As we sort through the tale of the estimated 52,000 unaccompanied minors from Central America who have crossed into the United States since October 2013, what is capturing our attention seems to be lagging far behind what is actually happening on the ground.
My sources who are familiar with border issues tell me that the media and the American people have no idea about the depth of the crisis.
How can we? We're still arguing, at town halls and on talk radio, about who is to blame.
Conservatives are stuck on the template that all these kids traveled north because President Barack Obama essentially invited them by offering deferred action to undocumented young people two years ago. Under this theory, word travels slow to Central America.
As is usually the case on the issue of immigration, the right wing has gotten it wrong. Obama has never been soft on immigrants. And, as we speak, he's going out of his way to be extra hard.
This week, White House press secretary Josh Earnest told reporters that many of the children "will not have a legal basis for remaining in this country and will be returned." You can bet on it, given that the folks saying the kids are going to be returned are the same people who are moving to deny them due process — access to an attorney, asylum hearings, right to appeal — by "fast-tracking" mass deportations.
Some liberals are reaching all the way back to the 1980s to blame the crisis on one of their favorite foils: Ronald Reagan. If Reagan hadn't been so eager to meddle in Central America, they insist, these people wouldn't be coming. It's as if the modern horrors of violent street gangs that terrorize the youth population of Central America didn't exist, and the last 30 years never happened.
Yet, others on the left would like to advance a conflicting narrative. This argument deflects the criticism away from Obama and onto George W. Bush, who in 2008 signed anti-human trafficking legislation that gives legal protections to unaccompanied minors from countries other than Mexico and Canada and lets them stay with relatives in the United States while they await a court date. Liberals need to choose a story line and stick with it.
Both sides should stop playing politics with this tale of human suffering, stop the blame game, and try to catch up to this fast-moving story.
It's no longer about kids crossing the U.S.-Mexico border, my sources warn me. In this drama, this was merely the first act. The new concern of Border Patrol agents, federal law enforcement officers and border security analysts is that, now that we've advertised to the world that there is chaos on the U.S.-Mexico border, lots of really bad things could happen. The worry is that the deterrent factor that used to keep many people from trying to breach the border barriers — namely, the fear that they'd be apprehended, arrested, deported or jailed — has disappeared.
One problem is the perception of an open door. The perception is one problem. When the kids were allowed to come across, either because of existing policy toward unaccompanied minors or because the sheer numbers overwhelmed the existing border security apparatus, other types of would-be border crossers took that as a green light to try to enter the country as well. This may have started as a humanitarian crisis, but my sources tell me that all manner of humanity is now treating the border as a free-for-all.

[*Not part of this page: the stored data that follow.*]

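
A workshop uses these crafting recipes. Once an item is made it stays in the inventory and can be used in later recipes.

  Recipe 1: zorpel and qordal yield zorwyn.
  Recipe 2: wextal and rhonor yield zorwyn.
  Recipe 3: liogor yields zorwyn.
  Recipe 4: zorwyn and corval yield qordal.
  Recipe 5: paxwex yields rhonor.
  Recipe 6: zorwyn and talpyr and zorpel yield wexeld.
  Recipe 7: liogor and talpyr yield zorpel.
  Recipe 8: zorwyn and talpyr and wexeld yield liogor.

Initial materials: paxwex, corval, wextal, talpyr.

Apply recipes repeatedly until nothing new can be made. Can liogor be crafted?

No

liogor would need zorwyn, talpyr, and wexeld (Recipe 8), but wexeld is never obtained.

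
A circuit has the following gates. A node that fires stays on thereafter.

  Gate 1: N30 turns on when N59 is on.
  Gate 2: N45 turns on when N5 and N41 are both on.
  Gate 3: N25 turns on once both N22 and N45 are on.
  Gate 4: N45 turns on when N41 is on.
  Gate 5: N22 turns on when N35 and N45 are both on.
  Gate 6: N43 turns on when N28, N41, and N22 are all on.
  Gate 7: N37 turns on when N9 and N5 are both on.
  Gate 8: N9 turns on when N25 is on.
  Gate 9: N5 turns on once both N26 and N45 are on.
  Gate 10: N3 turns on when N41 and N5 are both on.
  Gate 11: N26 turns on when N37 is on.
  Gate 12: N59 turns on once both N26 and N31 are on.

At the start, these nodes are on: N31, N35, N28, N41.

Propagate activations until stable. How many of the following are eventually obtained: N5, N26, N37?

0

N5 would need N26 and N45 (Gate 9), but N26 never turns on.
N26 would need N37 (Gate 11), but N37 never turns on.
N37 would need N9 and N5 (Gate 7), but N5 never turns on.
None of the 3 are reached.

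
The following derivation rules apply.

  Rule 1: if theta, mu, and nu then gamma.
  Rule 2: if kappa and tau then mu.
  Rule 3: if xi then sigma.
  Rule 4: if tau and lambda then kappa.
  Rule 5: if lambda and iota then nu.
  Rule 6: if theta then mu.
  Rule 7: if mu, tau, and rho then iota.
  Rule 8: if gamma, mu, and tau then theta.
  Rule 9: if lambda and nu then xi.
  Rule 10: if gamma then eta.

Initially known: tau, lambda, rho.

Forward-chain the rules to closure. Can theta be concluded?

No

theta would need gamma, mu, and tau (Rule 8), but gamma is never established.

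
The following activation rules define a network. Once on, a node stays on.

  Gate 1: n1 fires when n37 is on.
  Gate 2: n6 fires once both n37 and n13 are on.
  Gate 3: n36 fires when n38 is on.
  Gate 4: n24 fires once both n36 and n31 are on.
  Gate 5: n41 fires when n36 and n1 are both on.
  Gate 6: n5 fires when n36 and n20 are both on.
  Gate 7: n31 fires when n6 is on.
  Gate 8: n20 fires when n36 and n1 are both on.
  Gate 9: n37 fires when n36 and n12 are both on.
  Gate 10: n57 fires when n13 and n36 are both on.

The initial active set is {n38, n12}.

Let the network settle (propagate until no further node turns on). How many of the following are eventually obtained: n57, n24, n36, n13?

1

n38 is on, so n36 fires (Gate 3).
n57 would need n13 and n36 (Gate 10), but n13 never turns on.
n24 would need n36 and n31 (Gate 4), but n31 never turns on.
n36: reached.
No rule produces n13, and it is not given.
Reached: n36 — 1 of the 4.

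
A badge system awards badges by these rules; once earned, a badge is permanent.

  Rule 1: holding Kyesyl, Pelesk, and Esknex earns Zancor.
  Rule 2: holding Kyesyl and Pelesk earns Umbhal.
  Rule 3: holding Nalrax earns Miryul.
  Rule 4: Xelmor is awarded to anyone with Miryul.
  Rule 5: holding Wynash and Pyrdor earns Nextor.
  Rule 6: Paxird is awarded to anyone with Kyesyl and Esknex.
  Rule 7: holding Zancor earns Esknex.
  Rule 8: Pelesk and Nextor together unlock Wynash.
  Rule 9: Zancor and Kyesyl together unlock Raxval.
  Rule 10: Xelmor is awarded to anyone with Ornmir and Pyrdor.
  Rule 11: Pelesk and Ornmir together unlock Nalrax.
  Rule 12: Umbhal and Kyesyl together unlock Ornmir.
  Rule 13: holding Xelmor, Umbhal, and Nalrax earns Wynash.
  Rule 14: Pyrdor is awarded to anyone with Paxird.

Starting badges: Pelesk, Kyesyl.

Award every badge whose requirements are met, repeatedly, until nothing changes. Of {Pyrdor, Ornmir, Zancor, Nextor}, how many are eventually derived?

With Kyesyl and Pelesk, Umbhal is earned (Rule 2).
With Umbhal and Kyesyl, Ornmir is earned (Rule 12).
Pyrdor would need Paxird (Rule 14), but Paxird is never earned.
Ornmir: reached.
Zancor would need Kyesyl, Pelesk, and Esknex (Rule 1), but Esknex is never earned.
Nextor would need Wynash and Pyrdor (Rule 5), but Pyrdor is never earned.
Reached: Ornmir — 1 of the 4.

1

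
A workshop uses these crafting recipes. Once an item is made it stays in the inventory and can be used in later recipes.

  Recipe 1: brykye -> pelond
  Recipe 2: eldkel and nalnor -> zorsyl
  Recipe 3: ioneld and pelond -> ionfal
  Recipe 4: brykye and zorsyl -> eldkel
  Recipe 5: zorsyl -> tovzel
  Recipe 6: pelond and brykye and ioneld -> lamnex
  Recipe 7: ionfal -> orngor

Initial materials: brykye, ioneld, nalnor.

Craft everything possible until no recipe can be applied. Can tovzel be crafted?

No

tovzel would need zorsyl (Recipe 5), but zorsyl is never obtained.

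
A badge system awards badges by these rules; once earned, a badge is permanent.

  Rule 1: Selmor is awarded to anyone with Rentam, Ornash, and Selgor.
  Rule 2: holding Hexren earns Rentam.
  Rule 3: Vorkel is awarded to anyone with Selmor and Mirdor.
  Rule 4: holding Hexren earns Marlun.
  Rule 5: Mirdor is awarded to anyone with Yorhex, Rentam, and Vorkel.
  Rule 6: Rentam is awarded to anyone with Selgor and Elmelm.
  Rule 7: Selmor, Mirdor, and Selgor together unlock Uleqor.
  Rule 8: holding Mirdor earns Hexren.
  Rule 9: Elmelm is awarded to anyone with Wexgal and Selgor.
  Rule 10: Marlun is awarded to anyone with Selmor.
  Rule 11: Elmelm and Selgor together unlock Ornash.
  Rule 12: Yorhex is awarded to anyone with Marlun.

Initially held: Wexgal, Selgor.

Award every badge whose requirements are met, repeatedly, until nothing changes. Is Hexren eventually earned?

Hexren would need Mirdor (Rule 8), but Mirdor is never earned.

No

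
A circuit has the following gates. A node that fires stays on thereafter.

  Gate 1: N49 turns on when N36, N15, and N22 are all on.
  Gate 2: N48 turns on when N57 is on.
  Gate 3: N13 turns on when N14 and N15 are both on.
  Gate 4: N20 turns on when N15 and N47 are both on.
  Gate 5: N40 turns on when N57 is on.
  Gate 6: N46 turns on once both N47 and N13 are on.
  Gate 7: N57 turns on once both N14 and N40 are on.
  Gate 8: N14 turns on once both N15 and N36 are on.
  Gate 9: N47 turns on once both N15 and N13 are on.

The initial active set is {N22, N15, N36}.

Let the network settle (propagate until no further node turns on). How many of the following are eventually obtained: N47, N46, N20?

N15 and N36 are on, so N14 turns on (Gate 8).
Gate 3: N14 and N15 on → N13 on.
Gate 9: N15 and N13 on → N47 on.
Gate 6: N47 and N13 on → N46 on.
Gate 4: N15 and N47 on → N20 on.
N47: reached.
N46: reached.
N20: reached.
All 3 are reached.

3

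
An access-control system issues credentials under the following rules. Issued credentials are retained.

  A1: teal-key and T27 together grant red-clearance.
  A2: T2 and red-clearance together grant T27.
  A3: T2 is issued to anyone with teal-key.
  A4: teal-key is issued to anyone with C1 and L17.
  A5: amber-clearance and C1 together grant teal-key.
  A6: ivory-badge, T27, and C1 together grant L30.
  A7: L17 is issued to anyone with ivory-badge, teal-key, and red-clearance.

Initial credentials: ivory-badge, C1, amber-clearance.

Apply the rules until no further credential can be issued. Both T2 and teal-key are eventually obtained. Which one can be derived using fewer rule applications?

teal-key

teal-key: Holding amber-clearance and C1 grants teal-key (A5). [1 rule application]
T2: Holding amber-clearance and C1 grants teal-key (A5). Holding teal-key grants T2 (A3). [2 rule applications]
teal-key needs fewer.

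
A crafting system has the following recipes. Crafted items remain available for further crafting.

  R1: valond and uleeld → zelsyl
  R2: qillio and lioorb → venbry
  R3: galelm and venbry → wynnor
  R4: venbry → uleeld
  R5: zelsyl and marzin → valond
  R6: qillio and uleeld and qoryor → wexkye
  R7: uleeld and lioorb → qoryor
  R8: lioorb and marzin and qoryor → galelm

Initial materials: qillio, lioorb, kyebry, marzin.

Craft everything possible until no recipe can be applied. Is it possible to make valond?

No

valond would need zelsyl and marzin (R5), but zelsyl is never obtained.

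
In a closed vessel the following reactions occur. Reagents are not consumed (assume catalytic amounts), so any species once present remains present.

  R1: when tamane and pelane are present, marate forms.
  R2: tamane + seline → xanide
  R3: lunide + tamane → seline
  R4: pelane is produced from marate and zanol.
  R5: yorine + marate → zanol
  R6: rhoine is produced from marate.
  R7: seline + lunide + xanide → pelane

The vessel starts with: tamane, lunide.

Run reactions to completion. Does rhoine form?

lunide and tamane present → seline forms (R3).
tamane and seline present → xanide forms (R2).
seline, lunide, and xanide present → pelane forms (R7).
tamane and pelane present → marate forms (R1).
marate present → rhoine forms (R6).

Yes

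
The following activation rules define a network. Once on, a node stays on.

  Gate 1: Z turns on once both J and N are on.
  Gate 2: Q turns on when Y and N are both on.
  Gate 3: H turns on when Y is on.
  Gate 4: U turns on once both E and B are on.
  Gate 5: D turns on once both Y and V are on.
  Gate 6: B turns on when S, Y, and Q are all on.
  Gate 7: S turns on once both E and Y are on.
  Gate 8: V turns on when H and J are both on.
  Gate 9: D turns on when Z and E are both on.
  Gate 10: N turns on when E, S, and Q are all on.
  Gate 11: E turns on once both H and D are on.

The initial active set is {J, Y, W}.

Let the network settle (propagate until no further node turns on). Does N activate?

N would need E, S, and Q (Gate 10), but Q never turns on.

No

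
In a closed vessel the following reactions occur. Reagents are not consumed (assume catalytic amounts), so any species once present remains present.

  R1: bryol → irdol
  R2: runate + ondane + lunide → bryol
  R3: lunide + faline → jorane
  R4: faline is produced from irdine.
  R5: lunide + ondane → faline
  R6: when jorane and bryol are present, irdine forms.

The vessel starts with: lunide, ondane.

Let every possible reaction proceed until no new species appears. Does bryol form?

No

bryol would need runate, ondane, and lunide (R2), but runate never forms.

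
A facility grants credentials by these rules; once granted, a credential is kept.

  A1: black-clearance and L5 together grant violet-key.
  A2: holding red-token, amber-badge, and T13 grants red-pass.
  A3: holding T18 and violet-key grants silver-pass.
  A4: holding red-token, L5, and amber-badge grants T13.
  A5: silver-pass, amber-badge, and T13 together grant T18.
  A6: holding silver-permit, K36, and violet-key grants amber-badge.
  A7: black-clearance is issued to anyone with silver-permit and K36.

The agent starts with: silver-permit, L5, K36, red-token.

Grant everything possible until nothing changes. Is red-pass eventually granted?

Yes

Holding silver-permit and K36 grants black-clearance (A7).
Holding black-clearance and L5 grants violet-key (A1).
Holding silver-permit, K36, and violet-key grants amber-badge (A6).
Holding red-token, L5, and amber-badge grants T13 (A4).
Holding red-token, amber-badge, and T13 grants red-pass (A2).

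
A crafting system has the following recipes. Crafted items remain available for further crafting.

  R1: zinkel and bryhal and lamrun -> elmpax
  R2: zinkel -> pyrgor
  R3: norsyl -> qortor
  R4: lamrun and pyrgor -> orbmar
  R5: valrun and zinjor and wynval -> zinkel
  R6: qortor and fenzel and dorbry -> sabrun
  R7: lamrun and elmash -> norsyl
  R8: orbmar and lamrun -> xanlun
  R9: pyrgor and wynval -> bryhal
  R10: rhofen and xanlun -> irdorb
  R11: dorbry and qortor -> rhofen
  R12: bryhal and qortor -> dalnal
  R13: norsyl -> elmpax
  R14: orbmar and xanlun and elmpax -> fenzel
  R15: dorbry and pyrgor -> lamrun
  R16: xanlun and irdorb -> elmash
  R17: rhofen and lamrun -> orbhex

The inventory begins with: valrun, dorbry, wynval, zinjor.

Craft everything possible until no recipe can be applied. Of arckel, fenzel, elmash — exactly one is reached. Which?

valrun and zinjor and wynval -> zinkel (R5).
Using R2, zinkel makes pyrgor.
dorbry and pyrgor -> lamrun (R15).
Using R9, pyrgor and wynval make bryhal.
lamrun and pyrgor -> orbmar (R4).
Using R1, zinkel, bryhal, and lamrun make elmpax.
Using R8, orbmar and lamrun make xanlun.
orbmar and xanlun and elmpax -> fenzel (R14).
No rule produces arckel, and it is not given. elmash would need xanlun and irdorb (R16), but irdorb is never obtained.

fenzel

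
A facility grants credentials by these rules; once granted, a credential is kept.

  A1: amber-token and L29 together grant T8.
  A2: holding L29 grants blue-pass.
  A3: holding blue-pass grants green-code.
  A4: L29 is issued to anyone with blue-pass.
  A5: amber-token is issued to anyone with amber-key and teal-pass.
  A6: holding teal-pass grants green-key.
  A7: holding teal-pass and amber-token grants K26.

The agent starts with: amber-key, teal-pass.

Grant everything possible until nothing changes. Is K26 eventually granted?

Holding amber-key and teal-pass grants amber-token (A5).
Holding teal-pass and amber-token grants K26 (A7).

Yes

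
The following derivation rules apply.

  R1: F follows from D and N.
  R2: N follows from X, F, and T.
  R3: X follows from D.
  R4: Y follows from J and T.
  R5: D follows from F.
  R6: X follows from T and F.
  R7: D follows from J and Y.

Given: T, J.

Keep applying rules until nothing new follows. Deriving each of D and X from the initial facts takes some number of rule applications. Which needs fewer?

D: J and T hold, so Y follows (R4). J and Y hold, so D follows (R7). [2 rule applications]
X: From J and T, R4 gives Y. J and Y hold, so D follows (R7). From D, R3 gives X. [3 rule applications]
D needs fewer.

D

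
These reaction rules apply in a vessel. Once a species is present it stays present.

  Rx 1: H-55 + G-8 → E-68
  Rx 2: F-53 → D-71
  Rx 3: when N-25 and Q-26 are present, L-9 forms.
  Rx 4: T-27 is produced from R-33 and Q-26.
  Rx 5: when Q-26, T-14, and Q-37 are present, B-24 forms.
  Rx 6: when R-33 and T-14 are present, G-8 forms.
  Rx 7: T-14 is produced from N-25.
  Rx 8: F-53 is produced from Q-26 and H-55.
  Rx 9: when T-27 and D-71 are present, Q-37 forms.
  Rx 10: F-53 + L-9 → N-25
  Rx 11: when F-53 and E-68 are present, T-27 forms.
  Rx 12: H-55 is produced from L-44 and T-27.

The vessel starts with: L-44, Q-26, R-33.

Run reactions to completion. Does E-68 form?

E-68 would need H-55 and G-8 (Rx 1), but G-8 never forms.

No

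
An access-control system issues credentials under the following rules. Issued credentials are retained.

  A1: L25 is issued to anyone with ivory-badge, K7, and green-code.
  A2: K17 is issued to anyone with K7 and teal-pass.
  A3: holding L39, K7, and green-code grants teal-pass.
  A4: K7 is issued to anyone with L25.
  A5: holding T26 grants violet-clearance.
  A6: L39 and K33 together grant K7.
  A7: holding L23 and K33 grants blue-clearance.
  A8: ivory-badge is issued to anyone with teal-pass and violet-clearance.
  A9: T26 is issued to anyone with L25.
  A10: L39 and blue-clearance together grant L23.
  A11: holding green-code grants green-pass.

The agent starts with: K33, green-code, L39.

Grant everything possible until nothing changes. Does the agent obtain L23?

L23 would need L39 and blue-clearance (A10), but blue-clearance is never granted.

No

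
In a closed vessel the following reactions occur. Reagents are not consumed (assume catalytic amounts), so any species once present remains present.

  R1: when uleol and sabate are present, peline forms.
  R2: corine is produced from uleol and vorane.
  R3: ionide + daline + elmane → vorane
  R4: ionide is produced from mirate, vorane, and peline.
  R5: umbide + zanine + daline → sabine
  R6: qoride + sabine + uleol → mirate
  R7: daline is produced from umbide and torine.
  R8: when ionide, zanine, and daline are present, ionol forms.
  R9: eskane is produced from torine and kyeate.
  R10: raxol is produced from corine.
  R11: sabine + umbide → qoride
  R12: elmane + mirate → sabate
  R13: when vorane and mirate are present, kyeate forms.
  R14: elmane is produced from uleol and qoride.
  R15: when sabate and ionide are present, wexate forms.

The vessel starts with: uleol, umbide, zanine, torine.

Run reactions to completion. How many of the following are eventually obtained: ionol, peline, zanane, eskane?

1

umbide and torine present → daline forms (R7).
umbide, zanine, and daline present → sabine forms (R5).
sabine and umbide present → qoride forms (R11).
qoride, sabine, and uleol present → mirate forms (R6).
uleol and qoride present → elmane forms (R14).
elmane and mirate present → sabate forms (R12).
uleol and sabate present → peline forms (R1).
ionol would need ionide, zanine, and daline (R8), but ionide never forms.
peline: reached.
No rule produces zanane, and it is not given.
eskane would need torine and kyeate (R9), but kyeate never forms.
Reached: peline — 1 of the 4.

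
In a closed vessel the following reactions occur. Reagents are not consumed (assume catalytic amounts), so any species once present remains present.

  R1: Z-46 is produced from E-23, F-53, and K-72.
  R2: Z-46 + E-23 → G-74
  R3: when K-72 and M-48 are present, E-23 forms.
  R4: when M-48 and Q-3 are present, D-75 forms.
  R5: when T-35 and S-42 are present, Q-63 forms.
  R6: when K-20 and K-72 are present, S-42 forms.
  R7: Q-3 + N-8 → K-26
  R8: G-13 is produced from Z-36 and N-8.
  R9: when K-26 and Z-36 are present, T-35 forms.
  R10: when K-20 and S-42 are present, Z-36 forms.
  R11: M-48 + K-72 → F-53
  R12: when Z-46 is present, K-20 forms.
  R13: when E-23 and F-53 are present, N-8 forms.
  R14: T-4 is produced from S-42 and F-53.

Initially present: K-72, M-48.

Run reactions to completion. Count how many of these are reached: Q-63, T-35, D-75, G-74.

K-72 and M-48 present → E-23 forms (R3).
M-48 and K-72 present → F-53 forms (R11).
E-23, F-53, and K-72 present → Z-46 forms (R1).
Z-46 and E-23 present → G-74 forms (R2).
Q-63 would need T-35 and S-42 (R5), but T-35 never forms.
T-35 would need K-26 and Z-36 (R9), but K-26 never forms.
D-75 would need M-48 and Q-3 (R4), but Q-3 never forms.
G-74: reached.
Reached: G-74 — 1 of the 4.

1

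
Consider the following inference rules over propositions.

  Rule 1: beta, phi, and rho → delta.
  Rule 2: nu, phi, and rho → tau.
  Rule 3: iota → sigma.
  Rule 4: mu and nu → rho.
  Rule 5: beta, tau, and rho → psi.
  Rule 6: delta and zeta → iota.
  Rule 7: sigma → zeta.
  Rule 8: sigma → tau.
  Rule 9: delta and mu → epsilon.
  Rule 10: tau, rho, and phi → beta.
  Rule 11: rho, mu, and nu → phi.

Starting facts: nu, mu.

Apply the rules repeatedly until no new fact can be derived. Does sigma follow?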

More recent waves of immigrants include adults coming from Mexico for jobs in the United States, and — shockingly — some of the same teenage gang members that the first wave of refugee kids was fleeing. The gangsters are the people that Obama should be planning to deport. He needs to lay off the victims and focus on the villains.
In the long term, the bigger worry is the economic immigrants who are slipping through. What are they going to do when they arrive in Phoenix or Charlotte or Milwaukee and don't find jobs? For more than 150 years, the economic ecosystem of the U.S.-Mexico border has regulated the northern flow of immigrants. Individuals with an itch to brave the journey calculate risk and reward. They come when there is work, and they stay home when there isn't.
Now, a different story is unfolding -- one that is not likely to have a happy ending, either for the immigrants or for the country receiving them. And that's what Americans should be worried about.